We again commit to you on this Mother’s Day that we will strive to selflessly pour into the lives of others that which you so graciously poured into our lives. We know that any such efforts on our parts will pale indeed to the way in which you poured yourself into our lives. Know that we are committed to drawing from the innumerable footprints that you left, the lessons taught and lived, and the insights imparted. We will draw from the vast storehouse of memories packed tight with words, mental pictures, ceaseless emotions and warm thoughts. And we will live that out Mom, as we have for so many years since you passed. We will bring your life to the lives of our families, the people who populate our careers, and to those we meet in the briefest passing. You will live on Mom, here as well as in the marbled halls of heaven. You will touch innumerable lives through your three boys who you loved, equipped, nurtured, guided, guarded and then launched.
One final thing Mom; we want you to know that we will live each day in anticipation of seeing you again. However, we commit that we will not let that anticipation somehow diminish the efforts and energies we invest in living life. We will not live in some sort of distracted state, focused solely on the idea of seeing you again and awaiting that moment in such a way that the present moment is squandered.
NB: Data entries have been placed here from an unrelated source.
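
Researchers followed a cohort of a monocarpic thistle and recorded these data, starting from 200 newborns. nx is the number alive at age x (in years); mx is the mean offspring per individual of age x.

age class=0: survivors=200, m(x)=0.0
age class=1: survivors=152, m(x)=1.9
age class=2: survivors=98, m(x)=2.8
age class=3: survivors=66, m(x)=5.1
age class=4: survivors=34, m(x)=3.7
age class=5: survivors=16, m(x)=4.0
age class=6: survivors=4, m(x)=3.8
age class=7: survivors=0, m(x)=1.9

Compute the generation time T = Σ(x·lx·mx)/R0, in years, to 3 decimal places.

lx = nx/n0 = nx/200: 1, 0.76, 0.49, 0.33, 0.17, 0.08, 0.02, 0
lx·mx: 0, 1.444, 1.372, 1.683, 0.629, 0.32, 0.076, 0 → R0 = 5.524
x·lx·mx: 0, 1.444, 2.744, 5.049, 2.516, 1.6, 0.456, 0 → Σ = 13.809
T = 13.809 / 5.524 = 2.499819… → 2.500

2.500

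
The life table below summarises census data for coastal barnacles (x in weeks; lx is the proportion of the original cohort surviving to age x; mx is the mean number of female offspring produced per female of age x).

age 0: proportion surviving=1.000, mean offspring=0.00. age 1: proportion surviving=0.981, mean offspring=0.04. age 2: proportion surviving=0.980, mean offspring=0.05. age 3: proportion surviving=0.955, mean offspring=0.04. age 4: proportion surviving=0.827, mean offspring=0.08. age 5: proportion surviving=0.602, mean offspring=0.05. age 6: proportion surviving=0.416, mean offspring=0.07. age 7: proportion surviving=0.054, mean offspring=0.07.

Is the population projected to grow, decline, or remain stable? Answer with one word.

R0 = Σ lx·mx = 0 + 0.03924 + 0.049 + 0.0382 + 0.06616 + 0.0301 + 0.02912 + 0.00378 = 0.2556
R0 < 1, so the population is declining.

declining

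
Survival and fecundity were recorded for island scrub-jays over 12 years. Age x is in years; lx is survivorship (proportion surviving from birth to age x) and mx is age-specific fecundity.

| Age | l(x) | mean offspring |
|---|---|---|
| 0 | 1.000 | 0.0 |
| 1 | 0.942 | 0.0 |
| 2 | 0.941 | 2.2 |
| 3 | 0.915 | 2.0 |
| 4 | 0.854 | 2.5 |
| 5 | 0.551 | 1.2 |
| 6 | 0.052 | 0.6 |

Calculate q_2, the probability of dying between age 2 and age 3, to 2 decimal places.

0.03

q_2 = (l_2 − l_3) / l_2 = (0.941 − 0.915) / 0.941
     = 0.026 / 0.941 = 0.02763… → 0.03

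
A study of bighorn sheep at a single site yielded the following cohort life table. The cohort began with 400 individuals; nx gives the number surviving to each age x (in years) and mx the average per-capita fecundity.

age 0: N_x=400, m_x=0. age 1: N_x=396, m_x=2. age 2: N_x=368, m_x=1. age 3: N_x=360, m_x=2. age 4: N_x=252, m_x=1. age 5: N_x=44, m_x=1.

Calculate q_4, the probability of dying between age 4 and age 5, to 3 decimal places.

lx = nx/n0 = nx/400: 1, 0.99, 0.92, 0.9, 0.63, 0.11
q_4 = (l_4 − l_5) / l_4 = (0.63 − 0.11) / 0.63
     = 0.52 / 0.63 = 0.825397… → 0.825

0.825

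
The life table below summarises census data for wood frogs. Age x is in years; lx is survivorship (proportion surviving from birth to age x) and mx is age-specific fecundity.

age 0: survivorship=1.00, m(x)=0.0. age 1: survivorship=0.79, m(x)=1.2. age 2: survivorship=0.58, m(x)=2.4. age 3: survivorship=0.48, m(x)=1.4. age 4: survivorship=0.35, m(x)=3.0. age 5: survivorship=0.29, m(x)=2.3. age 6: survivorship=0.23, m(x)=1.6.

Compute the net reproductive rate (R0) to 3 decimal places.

5.097

lx·mx by age: 0, 0.948, 1.392, 0.672, 1.05, 0.667, 0.368
R0 = Σ lx·mx = 5.097 → 5.097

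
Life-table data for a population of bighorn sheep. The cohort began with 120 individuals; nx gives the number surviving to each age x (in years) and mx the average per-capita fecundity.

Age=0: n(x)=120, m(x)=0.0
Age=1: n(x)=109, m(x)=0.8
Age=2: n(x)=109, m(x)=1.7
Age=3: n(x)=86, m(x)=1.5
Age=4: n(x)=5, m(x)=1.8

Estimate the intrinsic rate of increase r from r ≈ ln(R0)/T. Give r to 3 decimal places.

0.573

lx = nx/n0 = nx/120: 1, 0.90833…, 0.90833…, 0.71667…, 0.04167…
R0 = Σ lx·mx = 0 + 0.72667… + 1.54417… + 1.075… + 0.075… = 3.420833…
Σ x·lx·mx = 7.34…; T = 7.34…/3.420833… = 2.14568…
r ≈ ln(R0)/T = ln(3.420833…)/2.14568… = 0.57319… → 0.573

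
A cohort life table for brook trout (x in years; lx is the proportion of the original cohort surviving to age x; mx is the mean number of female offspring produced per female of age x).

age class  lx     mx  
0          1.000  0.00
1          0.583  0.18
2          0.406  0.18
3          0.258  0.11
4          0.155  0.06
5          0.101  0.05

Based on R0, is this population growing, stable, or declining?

R0 = Σ lx·mx = 0 + 0.10494 + 0.07308 + 0.02838 + 0.0093 + 0.00505 = 0.22075
R0 < 1, so the population is declining.

declining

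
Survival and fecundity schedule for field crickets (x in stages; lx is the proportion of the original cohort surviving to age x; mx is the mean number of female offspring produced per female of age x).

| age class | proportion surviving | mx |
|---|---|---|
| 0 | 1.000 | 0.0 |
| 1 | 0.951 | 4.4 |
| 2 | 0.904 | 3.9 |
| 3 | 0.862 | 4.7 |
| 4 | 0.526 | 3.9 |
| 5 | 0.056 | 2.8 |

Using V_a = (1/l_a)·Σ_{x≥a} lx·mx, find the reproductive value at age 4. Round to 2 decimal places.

4.20

lx·mx for x ≥ 4: 2.0514, 0.1568 → sum = 2.2082
V_4 = 2.2082 / l_4 = 2.2082 / 0.526 = 4.198099… → 4.20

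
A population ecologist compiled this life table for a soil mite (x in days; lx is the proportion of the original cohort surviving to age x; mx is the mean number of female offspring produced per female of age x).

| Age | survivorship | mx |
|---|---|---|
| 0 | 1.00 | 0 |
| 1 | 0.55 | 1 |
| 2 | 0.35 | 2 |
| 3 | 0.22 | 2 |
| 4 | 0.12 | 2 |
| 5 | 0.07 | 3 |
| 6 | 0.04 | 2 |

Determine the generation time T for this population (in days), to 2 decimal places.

lx·mx: 0, 0.55, 0.7, 0.44, 0.24, 0.21, 0.08 → R0 = 2.22
x·lx·mx: 0, 0.55, 1.4, 1.32, 0.96, 1.05, 0.48 → Σ = 5.76
T = 5.76 / 2.22 = 2.594595… → 2.59

2.59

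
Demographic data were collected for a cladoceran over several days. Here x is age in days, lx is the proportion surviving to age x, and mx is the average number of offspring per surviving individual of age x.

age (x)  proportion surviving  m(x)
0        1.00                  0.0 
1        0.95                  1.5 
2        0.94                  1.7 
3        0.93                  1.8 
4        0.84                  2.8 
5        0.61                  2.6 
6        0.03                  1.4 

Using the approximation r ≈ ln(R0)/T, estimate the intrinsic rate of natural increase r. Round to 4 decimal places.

R0 = Σ lx·mx = 0 + 1.425 + 1.598 + 1.674 + 2.352 + 1.586 + 0.042 = 8.677
Σ x·lx·mx = 27.233; T = 27.233/8.677 = 3.13853…
r ≈ ln(R0)/T = ln(8.677)/3.13853… = 0.688436… → 0.6884

0.6884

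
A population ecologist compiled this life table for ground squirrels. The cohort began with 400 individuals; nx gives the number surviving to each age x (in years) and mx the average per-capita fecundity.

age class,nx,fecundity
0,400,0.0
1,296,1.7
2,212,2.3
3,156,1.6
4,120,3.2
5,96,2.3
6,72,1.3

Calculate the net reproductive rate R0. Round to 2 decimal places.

4.85

lx = nx/n0 = nx/400: 1, 0.74, 0.53, 0.39, 0.3, 0.24, 0.18
lx·mx by age: 0, 1.258, 1.219, 0.624, 0.96, 0.552, 0.234
R0 = Σ lx·mx = 4.847 → 4.85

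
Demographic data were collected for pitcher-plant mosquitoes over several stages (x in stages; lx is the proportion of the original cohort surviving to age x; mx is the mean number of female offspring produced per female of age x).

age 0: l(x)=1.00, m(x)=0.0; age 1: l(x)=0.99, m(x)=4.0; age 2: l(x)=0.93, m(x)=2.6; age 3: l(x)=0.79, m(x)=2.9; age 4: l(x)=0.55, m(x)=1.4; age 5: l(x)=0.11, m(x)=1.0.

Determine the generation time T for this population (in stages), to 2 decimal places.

lx·mx: 0, 3.96, 2.418, 2.291, 0.77, 0.11 → R0 = 9.549
x·lx·mx: 0, 3.96, 4.836, 6.873, 3.08, 0.55 → Σ = 19.299
T = 19.299 / 9.549 = 2.021049… → 2.02

2.02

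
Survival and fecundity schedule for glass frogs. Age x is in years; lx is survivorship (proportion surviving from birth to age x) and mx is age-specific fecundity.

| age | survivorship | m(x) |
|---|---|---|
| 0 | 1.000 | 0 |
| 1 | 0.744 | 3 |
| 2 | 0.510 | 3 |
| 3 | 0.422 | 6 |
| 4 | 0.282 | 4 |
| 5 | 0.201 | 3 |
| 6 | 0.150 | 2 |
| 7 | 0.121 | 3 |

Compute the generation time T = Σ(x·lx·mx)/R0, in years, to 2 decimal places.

lx·mx: 0, 2.232, 1.53, 2.532, 1.128, 0.603, 0.3, 0.363 → R0 = 8.688
x·lx·mx: 0, 2.232, 3.06, 7.596, 4.512, 3.015, 1.8, 2.541 → Σ = 24.756
T = 24.756 / 8.688 = 2.849448… → 2.85

2.85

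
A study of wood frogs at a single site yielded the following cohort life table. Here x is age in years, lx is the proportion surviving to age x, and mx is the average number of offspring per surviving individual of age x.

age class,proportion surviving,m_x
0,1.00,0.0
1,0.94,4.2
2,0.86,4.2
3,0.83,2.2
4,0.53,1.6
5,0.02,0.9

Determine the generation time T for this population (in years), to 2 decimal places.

1.96

lx·mx: 0, 3.948, 3.612, 1.826, 0.848, 0.018 → R0 = 10.252
x·lx·mx: 0, 3.948, 7.224, 5.478, 3.392, 0.09 → Σ = 20.132
T = 20.132 / 10.252 = 1.963714… → 1.96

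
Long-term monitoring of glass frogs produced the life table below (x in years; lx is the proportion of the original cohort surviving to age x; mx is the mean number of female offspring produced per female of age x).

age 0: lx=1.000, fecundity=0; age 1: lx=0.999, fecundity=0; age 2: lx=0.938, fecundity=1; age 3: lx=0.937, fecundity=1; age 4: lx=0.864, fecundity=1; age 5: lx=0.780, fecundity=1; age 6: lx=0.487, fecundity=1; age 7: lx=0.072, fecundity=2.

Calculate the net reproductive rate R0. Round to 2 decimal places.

4.15

lx·mx by age: 0, 0, 0.938, 0.937, 0.864, 0.78, 0.487, 0.144
R0 = Σ lx·mx = 4.15 → 4.15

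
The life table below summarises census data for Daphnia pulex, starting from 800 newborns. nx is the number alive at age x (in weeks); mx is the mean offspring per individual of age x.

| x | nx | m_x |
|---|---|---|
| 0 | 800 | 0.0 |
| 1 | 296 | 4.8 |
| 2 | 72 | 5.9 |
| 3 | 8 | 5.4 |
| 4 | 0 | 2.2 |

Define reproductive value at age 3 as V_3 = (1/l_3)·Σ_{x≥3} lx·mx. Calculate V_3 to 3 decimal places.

5.400

lx = nx/n0 = nx/800: 1, 0.37, 0.09, 0.01, 0
lx·mx for x ≥ 3: 0.054, 0 → sum = 0.054
V_3 = 0.054 / l_3 = 0.054 / 0.01 = 5.4 → 5.400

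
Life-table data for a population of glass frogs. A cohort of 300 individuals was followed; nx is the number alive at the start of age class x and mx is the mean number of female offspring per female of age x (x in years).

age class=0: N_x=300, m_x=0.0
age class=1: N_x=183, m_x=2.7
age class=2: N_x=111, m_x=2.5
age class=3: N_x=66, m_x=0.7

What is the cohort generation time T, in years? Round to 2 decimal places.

lx = nx/n0 = nx/300: 1, 0.61, 0.37, 0.22
lx·mx: 0, 1.647, 0.925, 0.154 → R0 = 2.726
x·lx·mx: 0, 1.647, 1.85, 0.462 → Σ = 3.959
T = 3.959 / 2.726 = 1.452311… → 1.45

1.45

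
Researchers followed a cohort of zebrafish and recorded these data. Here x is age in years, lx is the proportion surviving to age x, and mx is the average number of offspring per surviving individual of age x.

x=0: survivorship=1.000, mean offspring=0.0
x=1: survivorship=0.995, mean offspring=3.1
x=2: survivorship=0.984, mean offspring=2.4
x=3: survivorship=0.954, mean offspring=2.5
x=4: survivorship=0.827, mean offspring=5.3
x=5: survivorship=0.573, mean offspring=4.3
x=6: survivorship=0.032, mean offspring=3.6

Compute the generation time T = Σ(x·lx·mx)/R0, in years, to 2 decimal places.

lx·mx: 0, 3.0845, 2.3616, 2.385, 4.3831, 2.4639, 0.1152 → R0 = 14.7933
x·lx·mx: 0, 3.0845, 4.7232, 7.155, 17.5324, 12.3195, 0.6912 → Σ = 45.5058
T = 45.5058 / 14.7933 = 3.076109… → 3.08

3.08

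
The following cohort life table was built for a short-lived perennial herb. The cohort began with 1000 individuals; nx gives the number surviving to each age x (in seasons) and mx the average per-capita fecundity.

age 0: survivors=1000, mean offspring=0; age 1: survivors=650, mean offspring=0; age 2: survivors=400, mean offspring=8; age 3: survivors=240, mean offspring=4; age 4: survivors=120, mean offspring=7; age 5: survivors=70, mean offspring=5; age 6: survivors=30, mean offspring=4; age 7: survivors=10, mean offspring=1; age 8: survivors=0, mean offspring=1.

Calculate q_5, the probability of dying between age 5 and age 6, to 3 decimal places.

0.571

lx = nx/n0 = nx/1000: 1, 0.65, 0.4, 0.24, 0.12, 0.07, 0.03, 0.01, 0
q_5 = (l_5 − l_6) / l_5 = (0.07 − 0.03) / 0.07
     = 0.04 / 0.07 = 0.571429… → 0.571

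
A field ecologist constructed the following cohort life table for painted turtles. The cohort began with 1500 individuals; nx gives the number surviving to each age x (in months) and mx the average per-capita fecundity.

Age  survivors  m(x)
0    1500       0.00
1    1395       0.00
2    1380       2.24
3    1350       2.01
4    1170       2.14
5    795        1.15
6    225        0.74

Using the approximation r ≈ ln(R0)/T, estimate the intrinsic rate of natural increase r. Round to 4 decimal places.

lx = nx/n0 = nx/1500: 1, 0.93, 0.92, 0.9, 0.78, 0.53, 0.15
R0 = Σ lx·mx = 0 + 0 + 2.0608 + 1.809 + 1.6692 + 0.6095 + 0.111 = 6.2595
Σ x·lx·mx = 19.9389; T = 19.9389/6.2595 = 3.18538…
r ≈ ln(R0)/T = ln(6.2595)/3.18538… = 0.575787… → 0.5758

0.5758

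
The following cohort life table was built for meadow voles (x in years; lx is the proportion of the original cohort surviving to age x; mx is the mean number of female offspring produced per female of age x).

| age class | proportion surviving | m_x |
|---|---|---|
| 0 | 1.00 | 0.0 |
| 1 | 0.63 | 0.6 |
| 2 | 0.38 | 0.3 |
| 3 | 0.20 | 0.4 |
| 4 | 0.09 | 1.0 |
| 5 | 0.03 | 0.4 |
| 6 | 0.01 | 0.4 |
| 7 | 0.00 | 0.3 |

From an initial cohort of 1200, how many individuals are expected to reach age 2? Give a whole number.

456

Expected survivors = N0 · l_2 = 1200 × 0.38 = 456 → 456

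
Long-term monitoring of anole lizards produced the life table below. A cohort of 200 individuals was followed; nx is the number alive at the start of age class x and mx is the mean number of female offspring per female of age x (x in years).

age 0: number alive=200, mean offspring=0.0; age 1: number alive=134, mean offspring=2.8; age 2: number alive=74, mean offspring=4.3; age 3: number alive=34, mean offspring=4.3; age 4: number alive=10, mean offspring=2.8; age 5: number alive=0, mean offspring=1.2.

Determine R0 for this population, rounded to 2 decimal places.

lx = nx/n0 = nx/200: 1, 0.67, 0.37, 0.17, 0.05, 0
lx·mx by age: 0, 1.876, 1.591, 0.731, 0.14, 0
R0 = Σ lx·mx = 4.338 → 4.34

4.34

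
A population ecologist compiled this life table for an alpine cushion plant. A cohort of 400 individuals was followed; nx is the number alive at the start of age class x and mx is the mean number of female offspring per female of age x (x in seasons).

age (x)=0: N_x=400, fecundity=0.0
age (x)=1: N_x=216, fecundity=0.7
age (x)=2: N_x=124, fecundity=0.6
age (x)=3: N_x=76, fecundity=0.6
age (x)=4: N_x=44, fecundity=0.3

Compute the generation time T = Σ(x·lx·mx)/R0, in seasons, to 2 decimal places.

1.72

lx = nx/n0 = nx/400: 1, 0.54, 0.31, 0.19, 0.11
lx·mx: 0, 0.378, 0.186, 0.114, 0.033 → R0 = 0.711
x·lx·mx: 0, 0.378, 0.372, 0.342, 0.132 → Σ = 1.224
T = 1.224 / 0.711 = 1.721519… → 1.72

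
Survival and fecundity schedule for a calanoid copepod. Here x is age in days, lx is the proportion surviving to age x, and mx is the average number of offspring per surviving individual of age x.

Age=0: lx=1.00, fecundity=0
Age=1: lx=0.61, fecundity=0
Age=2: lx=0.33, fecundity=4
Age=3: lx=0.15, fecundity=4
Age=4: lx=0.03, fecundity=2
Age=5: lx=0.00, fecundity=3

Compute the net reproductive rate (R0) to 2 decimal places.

lx·mx by age: 0, 0, 1.32, 0.6, 0.06, 0
R0 = Σ lx·mx = 1.98 → 1.98

1.98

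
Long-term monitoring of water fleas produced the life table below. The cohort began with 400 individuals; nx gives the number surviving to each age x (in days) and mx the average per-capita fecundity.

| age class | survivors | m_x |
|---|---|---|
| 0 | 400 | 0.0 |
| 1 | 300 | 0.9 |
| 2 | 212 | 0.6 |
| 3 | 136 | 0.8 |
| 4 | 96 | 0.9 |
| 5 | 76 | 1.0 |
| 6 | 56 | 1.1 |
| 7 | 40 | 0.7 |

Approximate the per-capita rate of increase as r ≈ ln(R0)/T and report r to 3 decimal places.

0.226

lx = nx/n0 = nx/400: 1, 0.75, 0.53, 0.34, 0.24, 0.19, 0.14, 0.1
R0 = Σ lx·mx = 0 + 0.675 + 0.318 + 0.272 + 0.216 + 0.19 + 0.154 + 0.07 = 1.895
Σ x·lx·mx = 5.355; T = 5.355/1.895 = 2.82586…
r ≈ ln(R0)/T = ln(1.895)/2.82586… = 0.2262… → 0.226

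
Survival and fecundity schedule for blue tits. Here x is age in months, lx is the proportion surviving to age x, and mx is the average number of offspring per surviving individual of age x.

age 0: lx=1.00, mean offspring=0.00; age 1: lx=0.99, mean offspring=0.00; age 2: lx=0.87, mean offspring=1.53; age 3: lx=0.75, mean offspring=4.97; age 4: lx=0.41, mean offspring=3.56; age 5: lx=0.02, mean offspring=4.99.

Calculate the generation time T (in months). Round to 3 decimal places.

3.050

lx·mx: 0, 0, 1.3311, 3.7275, 1.4596, 0.0998 → R0 = 6.618
x·lx·mx: 0, 0, 2.6622, 11.1825, 5.8384, 0.499 → Σ = 20.1821
T = 20.1821 / 6.618 = 3.049577… → 3.050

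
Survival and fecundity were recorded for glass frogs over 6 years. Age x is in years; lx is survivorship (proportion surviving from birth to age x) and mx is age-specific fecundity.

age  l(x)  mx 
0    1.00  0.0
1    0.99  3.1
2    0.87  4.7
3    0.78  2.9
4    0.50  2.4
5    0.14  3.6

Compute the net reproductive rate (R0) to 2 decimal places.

11.12

lx·mx by age: 0, 3.069, 4.089, 2.262, 1.2, 0.504
R0 = Σ lx·mx = 11.124 → 11.12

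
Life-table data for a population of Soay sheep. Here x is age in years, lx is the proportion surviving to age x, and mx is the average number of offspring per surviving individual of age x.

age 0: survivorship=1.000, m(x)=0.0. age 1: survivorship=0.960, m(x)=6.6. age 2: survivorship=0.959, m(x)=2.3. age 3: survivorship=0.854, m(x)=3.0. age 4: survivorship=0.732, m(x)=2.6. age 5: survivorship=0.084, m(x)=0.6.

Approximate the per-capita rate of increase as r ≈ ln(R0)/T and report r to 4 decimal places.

1.2757

R0 = Σ lx·mx = 0 + 6.336 + 2.2057 + 2.562 + 1.9032 + 0.0504 = 13.0573
Σ x·lx·mx = 26.2982; T = 26.2982/13.0573 = 2.01406…
r ≈ ln(R0)/T = ln(13.0573)/2.01406… = 1.275705… → 1.2757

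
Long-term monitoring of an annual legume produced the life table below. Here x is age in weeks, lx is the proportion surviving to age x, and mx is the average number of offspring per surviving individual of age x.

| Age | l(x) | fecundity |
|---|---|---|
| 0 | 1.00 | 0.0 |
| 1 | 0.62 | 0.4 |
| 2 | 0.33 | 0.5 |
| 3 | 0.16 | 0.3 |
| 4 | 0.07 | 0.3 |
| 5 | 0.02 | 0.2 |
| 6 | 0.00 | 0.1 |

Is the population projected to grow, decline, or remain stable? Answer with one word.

declining

R0 = Σ lx·mx = 0 + 0.248 + 0.165 + 0.048 + 0.021 + 0.004 + 0 = 0.486
R0 < 1, so the population is declining.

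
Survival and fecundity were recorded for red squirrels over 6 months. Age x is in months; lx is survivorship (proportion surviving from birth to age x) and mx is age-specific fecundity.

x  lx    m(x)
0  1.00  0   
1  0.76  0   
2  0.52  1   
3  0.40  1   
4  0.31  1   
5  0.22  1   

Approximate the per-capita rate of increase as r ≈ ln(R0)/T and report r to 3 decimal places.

R0 = Σ lx·mx = 0 + 0 + 0.52 + 0.4 + 0.31 + 0.22 = 1.45
Σ x·lx·mx = 4.58; T = 4.58/1.45 = 3.15862…
r ≈ ln(R0)/T = ln(1.45)/3.15862… = 0.11763… → 0.118

0.118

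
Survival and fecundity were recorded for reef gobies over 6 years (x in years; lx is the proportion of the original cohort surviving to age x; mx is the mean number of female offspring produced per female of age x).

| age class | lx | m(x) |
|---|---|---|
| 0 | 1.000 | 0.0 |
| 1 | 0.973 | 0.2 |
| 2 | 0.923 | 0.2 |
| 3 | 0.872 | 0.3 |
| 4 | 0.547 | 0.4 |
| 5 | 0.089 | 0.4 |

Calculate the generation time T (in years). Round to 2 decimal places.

lx·mx: 0, 0.1946, 0.1846, 0.2616, 0.2188, 0.0356 → R0 = 0.8952
x·lx·mx: 0, 0.1946, 0.3692, 0.7848, 0.8752, 0.178 → Σ = 2.4018
T = 2.4018 / 0.8952 = 2.682976… → 2.68

2.68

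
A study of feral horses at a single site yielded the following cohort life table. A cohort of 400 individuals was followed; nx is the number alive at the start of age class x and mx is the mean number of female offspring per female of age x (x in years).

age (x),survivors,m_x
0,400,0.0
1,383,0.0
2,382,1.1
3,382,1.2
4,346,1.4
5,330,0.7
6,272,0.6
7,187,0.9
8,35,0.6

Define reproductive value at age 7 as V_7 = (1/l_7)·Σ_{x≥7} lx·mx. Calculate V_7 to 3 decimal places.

lx = nx/n0 = nx/400: 1, 0.9575, 0.955, 0.955, 0.865, 0.825, 0.68, 0.4675, 0.0875
lx·mx for x ≥ 7: 0.42075, 0.0525 → sum = 0.47325
V_7 = 0.47325 / l_7 = 0.47325 / 0.4675 = 1.012299… → 1.012

1.012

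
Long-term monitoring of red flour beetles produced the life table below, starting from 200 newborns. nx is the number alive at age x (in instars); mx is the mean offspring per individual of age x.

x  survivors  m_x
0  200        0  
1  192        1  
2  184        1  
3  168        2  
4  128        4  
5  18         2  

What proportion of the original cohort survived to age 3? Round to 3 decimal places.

l_3 = n_3/n_0 = 168/200 = 0.84 → 0.840

0.840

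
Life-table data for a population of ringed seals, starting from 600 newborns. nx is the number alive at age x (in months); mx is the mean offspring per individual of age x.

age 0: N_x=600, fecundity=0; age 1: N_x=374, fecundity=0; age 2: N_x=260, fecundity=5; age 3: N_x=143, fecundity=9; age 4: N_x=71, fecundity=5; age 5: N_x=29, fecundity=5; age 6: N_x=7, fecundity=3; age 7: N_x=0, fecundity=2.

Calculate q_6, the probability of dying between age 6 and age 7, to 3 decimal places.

lx = nx/n0 = nx/600: 1, 0.62333…, 0.43333…, 0.23833…, 0.11833…, 0.04833…, 0.01167…, 0
q_6 = (l_6 − l_7) / l_6 = (0.011667… − 0) / 0.011667…
     = 0.011667… / 0.011667… = 1 → 1.000

1.000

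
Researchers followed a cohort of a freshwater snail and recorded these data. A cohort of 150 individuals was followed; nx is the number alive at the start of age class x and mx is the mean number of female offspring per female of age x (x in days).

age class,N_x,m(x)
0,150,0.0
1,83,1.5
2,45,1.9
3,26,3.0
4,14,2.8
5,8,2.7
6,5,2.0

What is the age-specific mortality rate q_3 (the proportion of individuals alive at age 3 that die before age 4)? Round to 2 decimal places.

0.46

lx = nx/n0 = nx/150: 1, 0.55333…, 0.3, 0.17333…, 0.09333…, 0.05333…, 0.03333…
q_3 = (l_3 − l_4) / l_3 = (0.173333… − 0.093333…) / 0.173333…
     = 0.08… / 0.173333… = 0.461538… → 0.46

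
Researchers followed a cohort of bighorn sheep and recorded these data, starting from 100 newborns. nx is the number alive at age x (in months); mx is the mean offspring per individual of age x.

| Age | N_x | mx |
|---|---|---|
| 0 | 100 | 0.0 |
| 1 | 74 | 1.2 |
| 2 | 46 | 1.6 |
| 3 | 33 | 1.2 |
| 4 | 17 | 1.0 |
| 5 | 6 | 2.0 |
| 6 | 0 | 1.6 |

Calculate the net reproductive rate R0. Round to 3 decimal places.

2.310

lx = nx/n0 = nx/100: 1, 0.74, 0.46, 0.33, 0.17, 0.06, 0
lx·mx by age: 0, 0.888, 0.736, 0.396, 0.17, 0.12, 0
R0 = Σ lx·mx = 2.31 → 2.310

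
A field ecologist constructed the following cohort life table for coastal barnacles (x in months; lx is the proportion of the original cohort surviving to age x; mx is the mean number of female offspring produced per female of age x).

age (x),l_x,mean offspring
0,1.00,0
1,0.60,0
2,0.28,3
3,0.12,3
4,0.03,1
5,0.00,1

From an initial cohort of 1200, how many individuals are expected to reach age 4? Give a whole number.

Expected survivors = N0 · l_4 = 1200 × 0.03 = 36 → 36

36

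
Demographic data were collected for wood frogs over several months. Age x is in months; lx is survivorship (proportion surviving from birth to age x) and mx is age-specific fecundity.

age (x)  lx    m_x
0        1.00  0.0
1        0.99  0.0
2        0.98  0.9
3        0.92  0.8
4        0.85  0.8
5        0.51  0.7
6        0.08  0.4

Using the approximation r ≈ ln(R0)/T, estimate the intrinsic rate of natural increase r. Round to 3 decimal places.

R0 = Σ lx·mx = 0 + 0 + 0.882 + 0.736 + 0.68 + 0.357 + 0.032 = 2.687
Σ x·lx·mx = 8.669; T = 8.669/2.687 = 3.22627…
r ≈ ln(R0)/T = ln(2.687)/3.22627… = 0.30637… → 0.306

0.306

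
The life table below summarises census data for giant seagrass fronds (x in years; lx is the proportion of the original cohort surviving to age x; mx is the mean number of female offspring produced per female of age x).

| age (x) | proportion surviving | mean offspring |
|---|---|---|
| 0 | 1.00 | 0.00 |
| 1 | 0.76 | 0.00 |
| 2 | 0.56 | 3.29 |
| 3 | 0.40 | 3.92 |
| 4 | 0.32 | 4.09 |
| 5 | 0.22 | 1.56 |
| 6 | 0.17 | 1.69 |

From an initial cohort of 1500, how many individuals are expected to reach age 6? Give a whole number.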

Rather, we will invest our lives vigorously while holding fast to the promise of scripture that there awaits for us a grand reunion, a wild celebration of relationships restored in a creation likewise restored. In the meantime Mom, know that you are loved, that you are fondly remembered, that you live on in us and that when stories of you are told, they will be told with the greatest love and deepest admiration.
Thanks Mom. We love more than simple words could hope to convey. God bless and see you soon.